Wien (OTS) - Ein klares Nein kommt seitens des BZÖ für den Plan der Landeshauptleute, die Verländerung der Schulverwaltung durch einen faulen Kompromiss mit der Bildungsministerin voran zu treiben. Dazu der stellvertretende BZÖ-Klubobmann NRAbg. Stefan Petzner, der auch Mitglied des Bildungsausschusses ist: "Die Umsetzung dieses Plans bedeutet die Fortsetzung von Proporz und Postenschacher im Bildungsbereich, öffnet die Tür für ein zersplittetes Schulwesen in Österreich und blockiert dringend nötige Reformbestrebungen wie die Schaffung eines einheitlichen Dienstrechtes oder die Forcierung der Neuen Mittelschule."

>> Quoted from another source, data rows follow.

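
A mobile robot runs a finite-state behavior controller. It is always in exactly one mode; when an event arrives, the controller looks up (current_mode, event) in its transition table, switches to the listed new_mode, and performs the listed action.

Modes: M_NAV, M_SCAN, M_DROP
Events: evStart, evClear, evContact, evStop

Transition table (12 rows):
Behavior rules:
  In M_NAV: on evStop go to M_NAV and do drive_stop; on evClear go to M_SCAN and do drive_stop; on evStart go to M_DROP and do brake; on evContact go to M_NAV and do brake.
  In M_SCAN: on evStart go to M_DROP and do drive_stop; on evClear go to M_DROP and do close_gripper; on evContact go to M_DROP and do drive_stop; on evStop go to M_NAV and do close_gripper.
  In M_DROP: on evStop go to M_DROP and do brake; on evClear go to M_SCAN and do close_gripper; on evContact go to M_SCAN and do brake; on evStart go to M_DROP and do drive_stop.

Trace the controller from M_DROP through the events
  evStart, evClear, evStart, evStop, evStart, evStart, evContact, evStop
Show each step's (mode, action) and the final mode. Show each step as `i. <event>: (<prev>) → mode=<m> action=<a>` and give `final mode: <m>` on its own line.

1. evStart: (M_DROP) → mode=M_DROP action=drive_stop
2. evClear: (M_DROP) → mode=M_SCAN action=close_gripper
3. evStart: (M_SCAN) → mode=M_DROP action=drive_stop
4. evStop: (M_DROP) → mode=M_DROP action=brake
5. evStart: (M_DROP) → mode=M_DROP action=drive_stop
6. evStart: (M_DROP) → mode=M_DROP action=drive_stop
7. evContact: (M_DROP) → mode=M_SCAN action=brake
8. evStop: (M_SCAN) → mode=M_NAV action=close_gripper

final mode: M_NAV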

Das BZÖ spreche sich dafür aus, die gesamte Schulkompetenz auf Ebene des Bundes zu bündeln. "Wir wollen keine spanischen Verhältnisse", so Petzner mit Verweis darauf, dass in Spanien die Föderalisierung im Bildungswesen zu einem Kollaps des gesamten Bildungssystems geführt hat. Ein Blick nach Kärnten, wo unter der FPK die so genannte "Karawankenobjektivierung" zum geflügelten Wort für Postenschacher im Bildungsbereich wurde, sei ein warnendes Beispiel, was durch die Verländerung der Schulverwaltung verstärkt drohe. "Dem BZÖ geht es um die beste Bildung für unsere Kinder. Anderen nur darum, Parteipolitik in der Schule zu betreiben und Günstlinge zu versorgen", so Petzner.